He, on the other hand, is quite enamored with the stuffy word codicil, and uses it often to poke fun at rules, guidelines, or restrictive or binding documents. So today I reached for an old friend, my well-worn copy of Forrest Carter's 1976 classic, The Education of Little Tree, and found a measure of comfort in this colorful exchange between Little Tree and his beloved Granpa:
"I was learning five words a week out of the dictionary, and Granma would explain the meanings, then had me put the words in sentences. Sometimes Granpa would totally knock out words, saying I didn't have to use that word no more, which speeded me up considerable in the dictionary. Like the time I had got down to the word "abhor." Granpa had got way ahead of me on the trail, and I had been practicing a sentence with that word so I hollered to Granpa, "I abhor briers, yeller jackets and such."

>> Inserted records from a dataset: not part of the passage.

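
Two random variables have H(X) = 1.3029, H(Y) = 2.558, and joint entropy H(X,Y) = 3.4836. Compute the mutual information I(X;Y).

I(X;Y) = H(X) + H(Y) - H(X,Y)
I(X;Y) = 1.3029 + 2.558 - 3.4836 = 0.3773 bits


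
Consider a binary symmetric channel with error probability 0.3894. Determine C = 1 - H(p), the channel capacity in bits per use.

For BSC with error probability p:
C = 1 - H(p) where H(p) is binary entropy
H(0.3894) = -0.3894 × log₂(0.3894) - 0.6106 × log₂(0.6106)
H(p) = 0.9644
C = 1 - 0.9644 = 0.0356 bits/use


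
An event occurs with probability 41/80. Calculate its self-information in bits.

Information content I(x) = -log₂(p(x))
I = -log₂(41/80) = -log₂(0.5125)
I = 0.9644 bits


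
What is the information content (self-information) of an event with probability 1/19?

Information content I(x) = -log₂(p(x))
I = -log₂(1/19) = -log₂(0.0526)
I = 4.2479 bits


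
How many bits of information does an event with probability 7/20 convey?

Information content I(x) = -log₂(p(x))
I = -log₂(7/20) = -log₂(0.3500)
I = 1.5146 bits


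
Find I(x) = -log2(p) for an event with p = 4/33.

Information content I(x) = -log₂(p(x))
I = -log₂(4/33) = -log₂(0.1212)
I = 3.0444 bits


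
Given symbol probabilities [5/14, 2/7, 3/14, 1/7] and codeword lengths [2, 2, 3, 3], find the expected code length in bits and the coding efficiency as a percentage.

Average length L = Σ p_i × l_i = 2.3571 bits
Entropy H = 1.9242 bits
Efficiency η = H/L × 100% = 81.63%


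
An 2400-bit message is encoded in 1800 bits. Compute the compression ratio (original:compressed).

Compression ratio = Original / Compressed
= 2400 / 1800 = 1.33:1


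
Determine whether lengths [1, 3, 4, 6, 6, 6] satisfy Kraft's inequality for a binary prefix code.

Kraft inequality: Σ 2^(-l_i) ≤ 1 for prefix-free code
Calculating: 2^(-1) + 2^(-3) + 2^(-4) + 2^(-6) + 2^(-6) + 2^(-6)
= 0.5 + 0.125 + 0.0625 + 0.015625 + 0.015625 + 0.015625
= 0.7344
Since 0.7344 ≤ 1, prefix-free code exists


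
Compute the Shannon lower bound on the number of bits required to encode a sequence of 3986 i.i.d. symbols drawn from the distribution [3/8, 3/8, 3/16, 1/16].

Entropy H = 1.7641 bits/symbol
Minimum bits = H × n = 1.7641 × 3986
= 7031.69 bits


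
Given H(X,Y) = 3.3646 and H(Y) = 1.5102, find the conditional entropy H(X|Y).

Chain rule: H(X,Y) = H(X|Y) + H(Y)
H(X|Y) = H(X,Y) - H(Y) = 3.3646 - 1.5102 = 1.8544 bits


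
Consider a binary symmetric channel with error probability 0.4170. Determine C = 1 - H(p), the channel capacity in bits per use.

For BSC with error probability p:
C = 1 - H(p) where H(p) is binary entropy
H(0.4170) = -0.4170 × log₂(0.4170) - 0.5830 × log₂(0.5830)
H(p) = 0.9800
C = 1 - 0.9800 = 0.0200 bits/use


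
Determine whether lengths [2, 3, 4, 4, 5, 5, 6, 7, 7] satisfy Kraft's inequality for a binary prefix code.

Kraft inequality: Σ 2^(-l_i) ≤ 1 for prefix-free code
Calculating: 2^(-2) + 2^(-3) + 2^(-4) + 2^(-4) + 2^(-5) + 2^(-5) + 2^(-6) + 2^(-7) + 2^(-7)
= 0.25 + 0.125 + 0.0625 + 0.0625 + 0.03125 + 0.03125 + 0.015625 + 0.0078125 + 0.0078125
= 0.5938
Since 0.5938 ≤ 1, prefix-free code exists


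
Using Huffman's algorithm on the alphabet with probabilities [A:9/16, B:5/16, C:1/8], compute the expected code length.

Huffman tree construction:
Combine smallest probabilities repeatedly
Resulting codes:
  A: 1 (length 1)
  B: 01 (length 2)
  C: 00 (length 2)
Average length = Σ p(s) × length(s) = 1.4375 bits


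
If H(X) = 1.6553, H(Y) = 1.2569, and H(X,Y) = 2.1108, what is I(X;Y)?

I(X;Y) = H(X) + H(Y) - H(X,Y)
I(X;Y) = 1.6553 + 1.2569 - 2.1108 = 0.8014 bits


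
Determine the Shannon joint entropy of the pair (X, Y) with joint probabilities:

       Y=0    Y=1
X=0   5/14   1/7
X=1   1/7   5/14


H(X,Y) = -Σ p(x,y) log₂ p(x,y)
  p(0,0)=5/14: -0.3571 × log₂(0.3571) = 0.5305
  p(0,1)=1/7: -0.1429 × log₂(0.1429) = 0.4011
  p(1,0)=1/7: -0.1429 × log₂(0.1429) = 0.4011
  p(1,1)=5/14: -0.3571 × log₂(0.3571) = 0.5305
H(X,Y) = 1.8631 bits


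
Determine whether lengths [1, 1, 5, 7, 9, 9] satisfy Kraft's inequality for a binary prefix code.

Kraft inequality: Σ 2^(-l_i) ≤ 1 for prefix-free code
Calculating: 2^(-1) + 2^(-1) + 2^(-5) + 2^(-7) + 2^(-9) + 2^(-9)
= 0.5 + 0.5 + 0.03125 + 0.0078125 + 0.001953125 + 0.001953125
= 1.0430
Since 1.0430 > 1, prefix-free code does not exist


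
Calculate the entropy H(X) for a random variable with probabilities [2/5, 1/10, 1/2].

H(X) = -Σ p(x) log₂ p(x)
  -2/5 × log₂(2/5) = 0.5288
  -1/10 × log₂(1/10) = 0.3322
  -1/2 × log₂(1/2) = 0.5000
H(X) = 1.3610 bits


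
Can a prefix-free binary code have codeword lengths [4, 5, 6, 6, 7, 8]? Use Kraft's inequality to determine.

Kraft inequality: Σ 2^(-l_i) ≤ 1 for prefix-free code
Calculating: 2^(-4) + 2^(-5) + 2^(-6) + 2^(-6) + 2^(-7) + 2^(-8)
= 0.0625 + 0.03125 + 0.015625 + 0.015625 + 0.0078125 + 0.00390625
= 0.1367
Since 0.1367 ≤ 1, prefix-free code exists


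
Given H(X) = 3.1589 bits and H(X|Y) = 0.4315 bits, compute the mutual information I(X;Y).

I(X;Y) = H(X) - H(X|Y)
I(X;Y) = 3.1589 - 0.4315 = 2.7274 bits


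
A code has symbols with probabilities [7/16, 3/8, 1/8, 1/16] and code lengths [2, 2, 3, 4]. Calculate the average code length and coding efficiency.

Average length L = Σ p_i × l_i = 2.2500 bits
Entropy H = 1.6774 bits
Efficiency η = H/L × 100% = 74.55%


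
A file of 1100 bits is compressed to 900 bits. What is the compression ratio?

Compression ratio = Original / Compressed
= 1100 / 900 = 1.22:1


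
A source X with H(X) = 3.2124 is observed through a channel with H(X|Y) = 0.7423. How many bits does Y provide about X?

I(X;Y) = H(X) - H(X|Y)
I(X;Y) = 3.2124 - 0.7423 = 2.4701 bits


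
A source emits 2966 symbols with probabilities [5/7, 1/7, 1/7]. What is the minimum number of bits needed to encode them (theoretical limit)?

Entropy H = 1.1488 bits/symbol
Minimum bits = H × n = 1.1488 × 2966
= 3407.44 bits


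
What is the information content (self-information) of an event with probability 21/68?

Information content I(x) = -log₂(p(x))
I = -log₂(21/68) = -log₂(0.3088)
I = 1.6951 bits


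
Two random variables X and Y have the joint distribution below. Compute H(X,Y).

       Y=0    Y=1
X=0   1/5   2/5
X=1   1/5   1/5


H(X,Y) = -Σ p(x,y) log₂ p(x,y)
  p(0,0)=1/5: -0.2000 × log₂(0.2000) = 0.4644
  p(0,1)=2/5: -0.4000 × log₂(0.4000) = 0.5288
  p(1,0)=1/5: -0.2000 × log₂(0.2000) = 0.4644
  p(1,1)=1/5: -0.2000 × log₂(0.2000) = 0.4644
H(X,Y) = 1.9219 bits


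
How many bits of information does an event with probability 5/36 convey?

Information content I(x) = -log₂(p(x))
I = -log₂(5/36) = -log₂(0.1389)
I = 2.8480 bits


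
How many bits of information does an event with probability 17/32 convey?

Information content I(x) = -log₂(p(x))
I = -log₂(17/32) = -log₂(0.5312)
I = 0.9125 bits


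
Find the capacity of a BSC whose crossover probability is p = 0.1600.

For BSC with error probability p:
C = 1 - H(p) where H(p) is binary entropy
H(0.1600) = -0.1600 × log₂(0.1600) - 0.8400 × log₂(0.8400)
H(p) = 0.6343
C = 1 - 0.6343 = 0.3657 bits/use


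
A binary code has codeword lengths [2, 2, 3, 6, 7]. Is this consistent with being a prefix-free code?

Kraft inequality: Σ 2^(-l_i) ≤ 1 for prefix-free code
Calculating: 2^(-2) + 2^(-2) + 2^(-3) + 2^(-6) + 2^(-7)
= 0.25 + 0.25 + 0.125 + 0.015625 + 0.0078125
= 0.6484
Since 0.6484 ≤ 1, prefix-free code exists


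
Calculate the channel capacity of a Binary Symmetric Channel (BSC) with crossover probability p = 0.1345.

For BSC with error probability p:
C = 1 - H(p) where H(p) is binary entropy
H(0.1345) = -0.1345 × log₂(0.1345) - 0.8655 × log₂(0.8655)
H(p) = 0.5697
C = 1 - 0.5697 = 0.4303 bits/use


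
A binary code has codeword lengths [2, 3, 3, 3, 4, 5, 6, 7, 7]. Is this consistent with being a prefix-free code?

Kraft inequality: Σ 2^(-l_i) ≤ 1 for prefix-free code
Calculating: 2^(-2) + 2^(-3) + 2^(-3) + 2^(-3) + 2^(-4) + 2^(-5) + 2^(-6) + 2^(-7) + 2^(-7)
= 0.25 + 0.125 + 0.125 + 0.125 + 0.0625 + 0.03125 + 0.015625 + 0.0078125 + 0.0078125
= 0.7500
Since 0.7500 ≤ 1, prefix-free code exists


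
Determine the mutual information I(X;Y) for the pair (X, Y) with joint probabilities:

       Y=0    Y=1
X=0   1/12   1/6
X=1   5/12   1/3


H(X) = 0.8113, H(Y) = 1.0000, H(X,Y) = 1.7842
I(X;Y) = H(X) + H(Y) - H(X,Y) = 0.0271 bits


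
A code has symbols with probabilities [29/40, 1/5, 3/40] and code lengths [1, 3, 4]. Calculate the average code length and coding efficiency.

Average length L = Σ p_i × l_i = 1.6250 bits
Entropy H = 1.0810 bits
Efficiency η = H/L × 100% = 66.52%


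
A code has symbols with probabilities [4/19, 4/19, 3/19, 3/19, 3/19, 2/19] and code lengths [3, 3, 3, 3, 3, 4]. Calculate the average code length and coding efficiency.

Average length L = Σ p_i × l_i = 3.1053 bits
Entropy H = 2.5498 bits
Efficiency η = H/L × 100% = 82.11%


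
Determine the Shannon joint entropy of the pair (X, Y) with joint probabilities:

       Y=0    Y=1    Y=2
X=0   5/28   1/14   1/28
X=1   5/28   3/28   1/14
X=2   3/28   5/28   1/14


H(X,Y) = -Σ p(x,y) log₂ p(x,y)
  p(0,0)=5/28: -0.1786 × log₂(0.1786) = 0.4438
  p(0,1)=1/14: -0.0714 × log₂(0.0714) = 0.2720
  p(0,2)=1/28: -0.0357 × log₂(0.0357) = 0.1717
  p(1,0)=5/28: -0.1786 × log₂(0.1786) = 0.4438
  p(1,1)=3/28: -0.1071 × log₂(0.1071) = 0.3453
  p(1,2)=1/14: -0.0714 × log₂(0.0714) = 0.2720
  p(2,0)=3/28: -0.1071 × log₂(0.1071) = 0.3453
  p(2,1)=5/28: -0.1786 × log₂(0.1786) = 0.4438
  p(2,2)=1/14: -0.0714 × log₂(0.0714) = 0.2720
H(X,Y) = 3.0095 bits


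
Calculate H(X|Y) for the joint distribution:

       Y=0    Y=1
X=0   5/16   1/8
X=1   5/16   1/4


H(X|Y) = Σ_y p(y) H(X|Y=y)
  p(Y=0) = 5/8, H(X|Y=0) = 1.0000
  p(Y=1) = 3/8, H(X|Y=1) = 0.9183
H(X|Y) = 0.6250×1.0000 + 0.3750×0.9183 = 0.9694 bits


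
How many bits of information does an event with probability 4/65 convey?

Information content I(x) = -log₂(p(x))
I = -log₂(4/65) = -log₂(0.0615)
I = 4.0224 bits


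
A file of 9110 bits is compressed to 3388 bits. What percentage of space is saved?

Space savings = (1 - Compressed/Original) × 100%
= (1 - 3388/9110) × 100%
= 62.81%


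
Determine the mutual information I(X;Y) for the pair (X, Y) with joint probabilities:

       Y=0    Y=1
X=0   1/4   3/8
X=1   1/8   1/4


H(X) = 0.9544, H(Y) = 0.9544, H(X,Y) = 1.9056
I(X;Y) = H(X) + H(Y) - H(X,Y) = 0.0032 bits


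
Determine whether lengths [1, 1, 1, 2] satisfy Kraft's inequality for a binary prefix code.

Kraft inequality: Σ 2^(-l_i) ≤ 1 for prefix-free code
Calculating: 2^(-1) + 2^(-1) + 2^(-1) + 2^(-2)
= 0.5 + 0.5 + 0.5 + 0.25
= 1.7500
Since 1.7500 > 1, prefix-free code does not exist


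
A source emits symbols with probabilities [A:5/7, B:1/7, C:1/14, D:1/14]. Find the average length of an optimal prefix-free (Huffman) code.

Huffman tree construction:
Combine smallest probabilities repeatedly
Resulting codes:
  A: 1 (length 1)
  B: 00 (length 2)
  C: 010 (length 3)
  D: 011 (length 3)
Average length = Σ p(s) × length(s) = 1.4286 bits


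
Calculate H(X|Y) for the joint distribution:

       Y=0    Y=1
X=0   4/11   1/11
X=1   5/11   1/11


H(X|Y) = Σ_y p(y) H(X|Y=y)
  p(Y=0) = 9/11, H(X|Y=0) = 0.9911
  p(Y=1) = 2/11, H(X|Y=1) = 1.0000
H(X|Y) = 0.8182×0.9911 + 0.1818×1.0000 = 0.9927 bits


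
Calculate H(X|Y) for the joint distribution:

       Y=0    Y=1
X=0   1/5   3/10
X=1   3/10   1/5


H(X|Y) = Σ_y p(y) H(X|Y=y)
  p(Y=0) = 1/2, H(X|Y=0) = 0.9710
  p(Y=1) = 1/2, H(X|Y=1) = 0.9710
H(X|Y) = 0.5000×0.9710 + 0.5000×0.9710 = 0.9710 bits


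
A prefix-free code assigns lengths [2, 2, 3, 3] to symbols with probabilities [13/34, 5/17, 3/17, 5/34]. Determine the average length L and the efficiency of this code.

Average length L = Σ p_i × l_i = 2.3235 bits
Entropy H = 1.8979 bits
Efficiency η = H/L × 100% = 81.68%


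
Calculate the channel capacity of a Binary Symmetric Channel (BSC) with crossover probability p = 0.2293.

For BSC with error probability p:
C = 1 - H(p) where H(p) is binary entropy
H(0.2293) = -0.2293 × log₂(0.2293) - 0.7707 × log₂(0.7707)
H(p) = 0.7768
C = 1 - 0.7768 = 0.2232 bits/use


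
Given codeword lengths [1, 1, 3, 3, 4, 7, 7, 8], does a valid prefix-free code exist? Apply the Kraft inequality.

Kraft inequality: Σ 2^(-l_i) ≤ 1 for prefix-free code
Calculating: 2^(-1) + 2^(-1) + 2^(-3) + 2^(-3) + 2^(-4) + 2^(-7) + 2^(-7) + 2^(-8)
= 0.5 + 0.5 + 0.125 + 0.125 + 0.0625 + 0.0078125 + 0.0078125 + 0.00390625
= 1.3320
Since 1.3320 > 1, prefix-free code does not exist


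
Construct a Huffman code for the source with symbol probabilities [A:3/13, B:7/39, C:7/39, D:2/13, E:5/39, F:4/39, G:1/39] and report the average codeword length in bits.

Huffman tree construction:
Combine smallest probabilities repeatedly
Resulting codes:
  A: 01 (length 2)
  B: 111 (length 3)
  C: 00 (length 2)
  D: 110 (length 3)
  E: 100 (length 3)
  F: 1011 (length 4)
  G: 1010 (length 4)
Average length = Σ p(s) × length(s) = 2.7179 bits


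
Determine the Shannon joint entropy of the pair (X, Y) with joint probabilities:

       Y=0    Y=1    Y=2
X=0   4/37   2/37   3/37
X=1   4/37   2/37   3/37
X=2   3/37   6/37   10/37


H(X,Y) = -Σ p(x,y) log₂ p(x,y)
  p(0,0)=4/37: -0.1081 × log₂(0.1081) = 0.3470
  p(0,1)=2/37: -0.0541 × log₂(0.0541) = 0.2275
  p(0,2)=3/37: -0.0811 × log₂(0.0811) = 0.2939
  p(1,0)=4/37: -0.1081 × log₂(0.1081) = 0.3470
  p(1,1)=2/37: -0.0541 × log₂(0.0541) = 0.2275
  p(1,2)=3/37: -0.0811 × log₂(0.0811) = 0.2939
  p(2,0)=3/37: -0.0811 × log₂(0.0811) = 0.2939
  p(2,1)=6/37: -0.1622 × log₂(0.1622) = 0.4256
  p(2,2)=10/37: -0.2703 × log₂(0.2703) = 0.5101
H(X,Y) = 2.9664 bits


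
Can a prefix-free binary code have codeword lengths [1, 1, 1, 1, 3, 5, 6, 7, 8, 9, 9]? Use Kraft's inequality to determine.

Kraft inequality: Σ 2^(-l_i) ≤ 1 for prefix-free code
Calculating: 2^(-1) + 2^(-1) + 2^(-1) + 2^(-1) + 2^(-3) + 2^(-5) + 2^(-6) + 2^(-7) + 2^(-8) + 2^(-9) + 2^(-9)
= 0.5 + 0.5 + 0.5 + 0.5 + 0.125 + 0.03125 + 0.015625 + 0.0078125 + 0.00390625 + 0.001953125 + 0.001953125
= 2.1875
Since 2.1875 > 1, prefix-free code does not exist


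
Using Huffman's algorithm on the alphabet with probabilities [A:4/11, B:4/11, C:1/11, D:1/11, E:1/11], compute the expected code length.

Huffman tree construction:
Combine smallest probabilities repeatedly
Resulting codes:
  A: 11 (length 2)
  B: 0 (length 1)
  C: 1010 (length 4)
  D: 1011 (length 4)
  E: 100 (length 3)
Average length = Σ p(s) × length(s) = 2.0909 bits


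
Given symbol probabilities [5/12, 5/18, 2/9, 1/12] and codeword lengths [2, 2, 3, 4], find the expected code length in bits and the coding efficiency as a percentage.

Average length L = Σ p_i × l_i = 2.3889 bits
Entropy H = 1.8205 bits
Efficiency η = H/L × 100% = 76.21%


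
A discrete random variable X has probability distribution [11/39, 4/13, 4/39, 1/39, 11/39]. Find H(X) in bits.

H(X) = -Σ p(x) log₂ p(x)
  -11/39 × log₂(11/39) = 0.5150
  -4/13 × log₂(4/13) = 0.5232
  -4/39 × log₂(4/39) = 0.3370
  -1/39 × log₂(1/39) = 0.1355
  -11/39 × log₂(11/39) = 0.5150
H(X) = 2.0257 bits


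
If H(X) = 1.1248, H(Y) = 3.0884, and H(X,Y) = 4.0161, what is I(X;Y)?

I(X;Y) = H(X) + H(Y) - H(X,Y)
I(X;Y) = 1.1248 + 3.0884 - 4.0161 = 0.1971 bits


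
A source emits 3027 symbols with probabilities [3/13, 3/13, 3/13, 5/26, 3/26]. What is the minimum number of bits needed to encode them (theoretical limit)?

Entropy H = 2.2814 bits/symbol
Minimum bits = H × n = 2.2814 × 3027
= 6905.94 bits


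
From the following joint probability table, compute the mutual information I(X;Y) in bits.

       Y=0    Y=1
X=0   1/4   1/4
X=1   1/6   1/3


H(X) = 1.0000, H(Y) = 0.9799, H(X,Y) = 1.9591
I(X;Y) = H(X) + H(Y) - H(X,Y) = 0.0207 bits


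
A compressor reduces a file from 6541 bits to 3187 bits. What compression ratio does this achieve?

Compression ratio = Original / Compressed
= 6541 / 3187 = 2.05:1


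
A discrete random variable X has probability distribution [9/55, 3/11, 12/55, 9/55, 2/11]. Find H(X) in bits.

H(X) = -Σ p(x) log₂ p(x)
  -9/55 × log₂(9/55) = 0.4273
  -3/11 × log₂(3/11) = 0.5112
  -12/55 × log₂(12/55) = 0.4792
  -9/55 × log₂(9/55) = 0.4273
  -2/11 × log₂(2/11) = 0.4472
H(X) = 2.2923 bits


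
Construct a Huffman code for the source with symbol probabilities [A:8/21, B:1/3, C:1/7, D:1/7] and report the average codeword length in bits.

Huffman tree construction:
Combine smallest probabilities repeatedly
Resulting codes:
  A: 0 (length 1)
  B: 11 (length 2)
  C: 100 (length 3)
  D: 101 (length 3)
Average length = Σ p(s) × length(s) = 1.9048 bits


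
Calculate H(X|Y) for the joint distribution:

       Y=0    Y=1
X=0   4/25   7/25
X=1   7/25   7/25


H(X|Y) = Σ_y p(y) H(X|Y=y)
  p(Y=0) = 11/25, H(X|Y=0) = 0.9457
  p(Y=1) = 14/25, H(X|Y=1) = 1.0000
H(X|Y) = 0.4400×0.9457 + 0.5600×1.0000 = 0.9761 bits


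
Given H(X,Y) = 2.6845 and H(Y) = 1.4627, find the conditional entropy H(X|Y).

Chain rule: H(X,Y) = H(X|Y) + H(Y)
H(X|Y) = H(X,Y) - H(Y) = 2.6845 - 1.4627 = 1.2218 bits


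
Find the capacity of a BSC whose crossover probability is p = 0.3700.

For BSC with error probability p:
C = 1 - H(p) where H(p) is binary entropy
H(0.3700) = -0.3700 × log₂(0.3700) - 0.6300 × log₂(0.6300)
H(p) = 0.9507
C = 1 - 0.9507 = 0.0493 bits/use


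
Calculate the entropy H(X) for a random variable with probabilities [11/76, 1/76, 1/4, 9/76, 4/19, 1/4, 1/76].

H(X) = -Σ p(x) log₂ p(x)
  -11/76 × log₂(11/76) = 0.4036
  -1/76 × log₂(1/76) = 0.0822
  -1/4 × log₂(1/4) = 0.5000
  -9/76 × log₂(9/76) = 0.3645
  -4/19 × log₂(4/19) = 0.4732
  -1/4 × log₂(1/4) = 0.5000
  -1/76 × log₂(1/76) = 0.0822
H(X) = 2.4058 bits


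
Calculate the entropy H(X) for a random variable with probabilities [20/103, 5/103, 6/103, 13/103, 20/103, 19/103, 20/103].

H(X) = -Σ p(x) log₂ p(x)
  -20/103 × log₂(20/103) = 0.4591
  -5/103 × log₂(5/103) = 0.2119
  -6/103 × log₂(6/103) = 0.2389
  -13/103 × log₂(13/103) = 0.3769
  -20/103 × log₂(20/103) = 0.4591
  -19/103 × log₂(19/103) = 0.4498
  -20/103 × log₂(20/103) = 0.4591
H(X) = 2.6549 bits


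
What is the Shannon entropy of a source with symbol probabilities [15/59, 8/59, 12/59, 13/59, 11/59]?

H(X) = -Σ p(x) log₂ p(x)
  -15/59 × log₂(15/59) = 0.5023
  -8/59 × log₂(8/59) = 0.3909
  -12/59 × log₂(12/59) = 0.4673
  -13/59 × log₂(13/59) = 0.4808
  -11/59 × log₂(11/59) = 0.4518
H(X) = 2.2931 bits


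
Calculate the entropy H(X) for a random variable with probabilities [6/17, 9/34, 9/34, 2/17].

H(X) = -Σ p(x) log₂ p(x)
  -6/17 × log₂(6/17) = 0.5303
  -9/34 × log₂(9/34) = 0.5076
  -9/34 × log₂(9/34) = 0.5076
  -2/17 × log₂(2/17) = 0.3632
H(X) = 1.9087 bits


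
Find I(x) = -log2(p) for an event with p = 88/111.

Information content I(x) = -log₂(p(x))
I = -log₂(88/111) = -log₂(0.7928)
I = 0.3350 bits


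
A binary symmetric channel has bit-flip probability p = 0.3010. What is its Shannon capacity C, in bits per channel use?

For BSC with error probability p:
C = 1 - H(p) where H(p) is binary entropy
H(0.3010) = -0.3010 × log₂(0.3010) - 0.6990 × log₂(0.6990)
H(p) = 0.8825
C = 1 - 0.8825 = 0.1175 bits/use


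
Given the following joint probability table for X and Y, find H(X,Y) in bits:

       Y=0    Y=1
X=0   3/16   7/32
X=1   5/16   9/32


H(X,Y) = -Σ p(x,y) log₂ p(x,y)
  p(0,0)=3/16: -0.1875 × log₂(0.1875) = 0.4528
  p(0,1)=7/32: -0.2188 × log₂(0.2188) = 0.4796
  p(1,0)=5/16: -0.3125 × log₂(0.3125) = 0.5244
  p(1,1)=9/32: -0.2812 × log₂(0.2812) = 0.5147
H(X,Y) = 1.9716 bits


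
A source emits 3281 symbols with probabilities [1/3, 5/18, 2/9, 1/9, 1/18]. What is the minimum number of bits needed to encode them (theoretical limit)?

Entropy H = 2.1077 bits/symbol
Minimum bits = H × n = 2.1077 × 3281
= 6915.48 bits


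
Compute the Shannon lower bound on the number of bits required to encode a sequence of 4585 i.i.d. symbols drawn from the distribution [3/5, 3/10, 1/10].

Entropy H = 1.2955 bits/symbol
Minimum bits = H × n = 1.2955 × 4585
= 5939.69 bits


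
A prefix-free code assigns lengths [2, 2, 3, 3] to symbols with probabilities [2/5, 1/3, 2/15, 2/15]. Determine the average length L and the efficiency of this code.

Average length L = Σ p_i × l_i = 2.2667 bits
Entropy H = 1.8323 bits
Efficiency η = H/L × 100% = 80.84%


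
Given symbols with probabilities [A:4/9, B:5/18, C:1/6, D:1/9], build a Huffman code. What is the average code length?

Huffman tree construction:
Combine smallest probabilities repeatedly
Resulting codes:
  A: 0 (length 1)
  B: 10 (length 2)
  C: 111 (length 3)
  D: 110 (length 3)
Average length = Σ p(s) × length(s) = 1.8333 bits


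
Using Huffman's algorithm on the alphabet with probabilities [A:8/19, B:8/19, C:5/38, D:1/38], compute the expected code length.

Huffman tree construction:
Combine smallest probabilities repeatedly
Resulting codes:
  A: 11 (length 2)
  B: 0 (length 1)
  C: 101 (length 3)
  D: 100 (length 3)
Average length = Σ p(s) × length(s) = 1.7368 bits


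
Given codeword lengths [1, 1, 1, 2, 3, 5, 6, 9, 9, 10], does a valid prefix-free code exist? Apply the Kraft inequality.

Kraft inequality: Σ 2^(-l_i) ≤ 1 for prefix-free code
Calculating: 2^(-1) + 2^(-1) + 2^(-1) + 2^(-2) + 2^(-3) + 2^(-5) + 2^(-6) + 2^(-9) + 2^(-9) + 2^(-10)
= 0.5 + 0.5 + 0.5 + 0.25 + 0.125 + 0.03125 + 0.015625 + 0.001953125 + 0.001953125 + 0.0009765625
= 1.9268
Since 1.9268 > 1, prefix-free code does not exist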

Granpa stopped. "What did ye say?" he asked. "I said I abhor briers, yeller jackets and such." Granpa looked down at me so steady-hard that I commenced to feel uneasy about the whole thing. "What in hell," Granpa said, "Has whores got to do with briers and yeller jackets?" I told him I didn't have no way in the world of knowing, which I didn't, but the word was "abhor" and it meant that you couldn't hardly stand something. Granpa said, "Well why don't ye just say ye can't stand it instead of using 'abwhore'?" I said I couldn't figure that out myself but it was in the dictionary. Granpa got pretty worked up about it. He said the meddlesome son of a bitch that invented the dictionary ought to be taken out and shot.